Obwohl ein von der BSB in Auftrag gegebenes Gutachten der Professoren Rauer und Schuck den Mehrbedarf an sonderpädagogischer Förderung insbesondere an den Stadtteilschulen bestätigt hat, hat die Behörde ein neues zweistufiges Verfahren zur Diagnostik für die Bereiche Lernen, Sprache und emotional-soziale Entwicklung (LSE) seit Schuljahresbeginn von SonderpädagogInnen und GrundschullehrerInnen schwerpunktmäßig in den 4. Klassen durchführen lassen. Dieses Verfahren bedeutete, dass die bisherige, nach professionellen Maßstäben erfolgende Diagnostik durch das neue Verfahren abgelöst wurde, das einen erheblichen Mehraufwand* durch einen 11-seitigen Vorklärungsbogen nach sich gezogen hat, dessen Ausfüllen allein schon durchschnittlich 5 Stunden dauert.
Nun liegen die Zahlen auf Grundlage des neuen diagnostischen Verfahrens vor bzw. in der Schublade in der BSB.
„Wir fordern die Veröffentlichung der Zahlen. Wenn die stichprobenartig vorabgefragten Zahlen bestätigt werden, liegt die Anzahl von SchülerInnen mit sonderpädagogischem Förderbedarf auf jeden Fall an Grundschulen deutlich über den Zahlen, mit denen die BSB rechnet und dementsprechend (zu wenig) LehrerInnen einstellt“, kommentiert die Vorsitzende der GEW, Anja Bensinger-Stolze.
Darüber hinaus lehnt die GEW das neue zweistufige diagnostische Verfahren selbst ab. Es ist völlig unverständlich, dass SchülerInnen mit bereits festgestelltem sonderpädagogischem Förderbedarf erneut den gleichen umfangreichen Prozess durchlaufen sollen wie diejenigen, die noch nie überprüft wurden.
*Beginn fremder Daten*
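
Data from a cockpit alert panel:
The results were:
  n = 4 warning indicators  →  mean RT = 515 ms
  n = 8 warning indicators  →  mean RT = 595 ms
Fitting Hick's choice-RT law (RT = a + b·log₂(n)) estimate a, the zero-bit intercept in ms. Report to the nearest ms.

b = (RT₂ − RT₁)/(log₂ n₂ − log₂ n₁) = (595 − 515)/(3 − 2) = 80 ms/bit.
a = RT₁ − b·log₂ n₁ = 515 − 80 × 2 = 355.000 ms.

355 ms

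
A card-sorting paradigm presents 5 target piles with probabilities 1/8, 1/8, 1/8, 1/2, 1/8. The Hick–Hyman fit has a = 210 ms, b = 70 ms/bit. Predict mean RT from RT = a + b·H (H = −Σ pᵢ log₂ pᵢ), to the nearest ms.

H = −Σ pᵢ log₂ pᵢ = 0.125·3 + 0.125·3 + 0.125·3 + 0.5·1 + 0.125·3 = 2.000 bits.
RT = 210 + 70 × 2.000 = 350.00 ms.

350 ms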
Das ist auch Eltern und Erziehungsberechtigten nur schwer zu vermitteln!
Außerdem müssen die Schülerinnen und Schüler während der Durchführung dieses zusätzlichen Verfahrens auf die sowieso schon zu gering ausgestattete Förderung verzichten, weil die entsprechenden PädagogInnen ihre Zeit mit einer Feststellungs- und Zuschreibungsdiagnostik verbringen. Ein altes Verfahren, dass die Kinder stigmatisiert und nicht den nächsten Lern- und Entwicklungsschritt mit den Schülerinnen und Schülern gemeinsam definieren (Förderdiagnostik).
„Dieses Verfahren bedeutet einen Mehraufwand für die KollegInnen, die das einzelne Kind nicht einen Schritt weiter bringt. Wir befürchten, dass weder Eltern, noch Kinder und auch die Kolleginnen und Kollegen dies auf Dauer mitmachen werden und damit dem Senator in die Hände spielen, der diese Jahrhundertreform zum Nulltarif haben will. Statt dieser sinnlosen Testerei fordern wir eine personelle Ausstattung der Schulen, die sich an dem erfolgreichen Modell der Integrationsklassen orientiert. Inklusion braucht mehr: 550 Stellen in Hamburg. Wir haben für diese Forderungen Unterschriften gesammelt. Die mehreren Tausend Unterschriften werden wir am 12. Januar um 17 Uhr in der Schulbehörde übergeben“, so Bensinger-Stolze.
Außerdem findet am 8. Januar im Landesinstitut für Lehrerbildung (LI) eine Podiumsdiskussion des Bündnisses für schulische Inklusion mit Senator Rabe und Stefanie von Berg (Grüne) statt. Für unsere Forderungen demonstriert die GEW am 26. Januar gemeinsam mit dem Bündnis für Inklusion. Der Auftakt ist um 17 Uhr am Dammtor.